Os santuários em grutas
Os santuários em grutas da China, com imagens esculpidas em variados graus de relevo e destinadas a ser vistas de frente, são um modelo importado da Índia (Ajanta, etc.) e de Bamyan, no Afeganistão, que se estendeu também pela Ásia central (Kyzil, Kucha, Khotan). Até ao séc. V, rareavam na China esculturas monumentais em pedra. Foi sob influência da escultura em grutas da Ásia central que se começaram a esculpir estátuas budistas em grande escala. Essas grutas estão distribuídas principalmente no noroeste, nas planícies centrais e no sudeste e sudoeste da China, locais relacionados com as rotas da introdução do budismo na região. As mais importantes são as de Dunhuang, Yungang e Longmen. Mas dignas de relevo são ainda as de Maijishan, Bilingsi e de Dazu.
As Grutas De Dunhuang 敦煌石窟
As célebres grutas de Dunhuang, na província de Gansu, um local estratégico da Rota da Seda terrestre, é um complexo rupestre gigantesco de quase quinhentas delas que se estendem por quilómetro e meio e que albergam cerca de 2 400 esculturas polícromas esculturas e mais de 45 000 m² de murais com pinturas budistas (Figura 61).

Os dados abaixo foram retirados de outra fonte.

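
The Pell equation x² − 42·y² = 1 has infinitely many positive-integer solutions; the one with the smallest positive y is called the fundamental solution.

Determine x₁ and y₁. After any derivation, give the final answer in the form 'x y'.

d=42: √d = [6; 2,12] (ℓ=2, even), read p_1/q_1
i=0: a=6 ⇒ p=6, q=1
i=1: a=2 ⇒ p=13, q=2
(x₁, y₁) = (13, 2);  13² − 42·2² = 1 ✓

13 2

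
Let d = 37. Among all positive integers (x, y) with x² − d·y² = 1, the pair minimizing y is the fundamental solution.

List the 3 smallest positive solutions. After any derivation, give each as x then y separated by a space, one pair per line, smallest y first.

√37 = [6; 12, …], period ℓ=1 (odd) → k=1
a_0=6:  p_0=6·1+0=6,  q_0=6·0+1=1
a_1=12:  p_1=12·6+1=73,  q_1=12·1+0=12
fundamental: x₁=73, y₁=12  (since 5329 − 37·144 = 1)
(73+12√37)^2 = 10657 + 1752√37
(73+12√37)^3 = 1555849 + 255780√37

73 12
10657 1752
1555849 255780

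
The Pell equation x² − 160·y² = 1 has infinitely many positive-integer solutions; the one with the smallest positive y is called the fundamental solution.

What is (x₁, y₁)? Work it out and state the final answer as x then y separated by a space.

√160 → a₀=12, period (1,1,1,5,1,1,1,24); ℓ=8 even so k=7
k=0  a_k=12  p_k/q_k = 12/1
k=1  a_k=1  p_k/q_k = 13/1
k=2  a_k=1  p_k/q_k = 25/2
k=3  a_k=1  p_k/q_k = 38/3
k=4  a_k=5  p_k/q_k = 215/17
k=5  a_k=1  p_k/q_k = 253/20
k=6  a_k=1  p_k/q_k = 468/37
k=7  a_k=1  p_k/q_k = 721/57
→ (721, 57).  Check: 721²=519841, 160·57²=519840, difference 1.

721 57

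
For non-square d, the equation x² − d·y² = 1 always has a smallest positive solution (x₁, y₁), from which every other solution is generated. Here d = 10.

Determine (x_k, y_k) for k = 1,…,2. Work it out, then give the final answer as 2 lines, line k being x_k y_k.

√10 → a₀=3, period (6); ℓ=1 odd so k=1
step 0: (3, 1)  from 3·(1,0) + (0,1)
step 1: (19, 6)  from 6·(3,1) + (1,0)
(x₁, y₁) = (19, 6);  19² − 10·6² = 1 ✓
k=2:  x_2 = 19·19+10·6·6 = 721,  y_2 = 19·6+6·19 = 228

19 6
721 228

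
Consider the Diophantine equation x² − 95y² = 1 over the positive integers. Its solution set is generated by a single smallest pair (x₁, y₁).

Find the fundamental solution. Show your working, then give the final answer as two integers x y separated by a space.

39 4

√95 = [9; 1,2,1,18, …], period ℓ=4 (even) → k=3
k=0  a_k=9  p_k/q_k = 9/1
k=1  a_k=1  p_k/q_k = 10/1
k=2  a_k=2  p_k/q_k = 29/3
k=3  a_k=1  p_k/q_k = 39/4
(x₁, y₁) = (39, 4);  39² − 95·4² = 1 ✓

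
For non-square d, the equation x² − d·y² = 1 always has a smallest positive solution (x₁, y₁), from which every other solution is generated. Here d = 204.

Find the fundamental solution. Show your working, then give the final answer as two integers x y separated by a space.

4999 350

[14; 3,1,1,6,1,1,3,28] for √204; ℓ=8 ⇒ convergent index 7
i=0: a=14 ⇒ p=14, q=1
i=1: a=3 ⇒ p=43, q=3
i=2: a=1 ⇒ p=57, q=4
…
i=5: a=1 ⇒ p=757, q=53
i=6: a=1 ⇒ p=1414, q=99
i=7: a=3 ⇒ p=4999, q=350
fundamental: x₁=4999, y₁=350  (since 24990001 − 204·122500 = 1)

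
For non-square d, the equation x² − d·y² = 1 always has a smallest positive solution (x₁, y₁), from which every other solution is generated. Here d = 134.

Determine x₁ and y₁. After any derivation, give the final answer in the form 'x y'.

145925 12606

√134 = [11; 1,1,2,1,3,…,1,1,22, …], period ℓ=14 (even) → k=13
k=0  a_k=11  p_k/q_k = 11/1
k=1  a_k=1  p_k/q_k = 12/1
k=2  a_k=1  p_k/q_k = 23/2
k=3  a_k=2  p_k/q_k = 58/5
k=4  a_k=1  p_k/q_k = 81/7
k=5  a_k=3  p_k/q_k = 301/26
…
k=9  a_k=3  p_k/q_k = 17630/1523
k=10  a_k=1  p_k/q_k = 22133/1912
k=11  a_k=2  p_k/q_k = 61896/5347
k=12  a_k=1  p_k/q_k = 84029/7259
k=13  a_k=1  p_k/q_k = 145925/12606
→ (145925, 12606).  Check: 145925²=21294105625, 134·12606²=21294105624, difference 1.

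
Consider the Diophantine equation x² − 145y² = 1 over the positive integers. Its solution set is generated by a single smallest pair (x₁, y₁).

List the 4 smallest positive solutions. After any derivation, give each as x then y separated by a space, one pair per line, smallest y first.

d=145: √d = [12; 24] (ℓ=1, odd), read p_1/q_1
a_0=12:  p_0=12·1+0=12,  q_0=12·0+1=1
a_1=24:  p_1=24·12+1=289,  q_1=24·1+0=24
fundamental: x₁=289, y₁=24  (since 83521 − 145·576 = 1)
(x_2, y_2) = (289·289 + 145·24·24, 289·24 + 24·289) = (167041, 13872)
(x_3, y_3) = (289·167041 + 145·24·13872, 289·13872 + 24·167041) = (96549409, 8017992)
(x_4, y_4) = (289·96549409 + 145·24·8017992, 289·8017992 + 24·96549409) = (55805391361, 4634385504)

289 24
167041 13872
96549409 8017992
55805391361 4634385504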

Começaram a ser construídas no séc. IV, na dinastia Jin, e terminaram mil anos depois, na dinastia Yuan (1279–1368), expondo assim a evolução da arte budista na China durante esse largo intervalo de tempo. Distinguem-se três estilos no período prévio ao séc. VII: o estilo arcaico do séc. V, caracterizado pela proximidade com o modelo indiano, o estilo Wei de até meados do séc. VI e o estilo colunar de finais do séc. VI, no reino de Qi.
As primeiras esculturas polícromas de Dunhuang foram influenciadas pela arte indiana Gândara e pela arte Gupta. As esculturas de Buda e bodhisattvas tendiam a agrupar-se em conjuntos e assemelhavam-se mais a um alto relevo do que propriamente a uma escultura. O panejamento era rígido e a plasticidade parca. Na dinastia Wei, as esculturas começaram a desprender-se da parede, apresentando também uma maior elegância de gestos e movimentos. As paredes eram decoradas com pinturas, por exemplo, com jataka, cenas das vidas anteriores de Buda. Na parede norte da gruta 259 das grutas de Mogao em Dunhuang, existe uma estátua de Buda da dinastia Wei do norte que ostenta o famoso sorriso Wei ou de Mona Lisa asiática. As roupas são finas e cingidas ao corpo, incorporando características do estilo Gupta de Matura (Figura 62).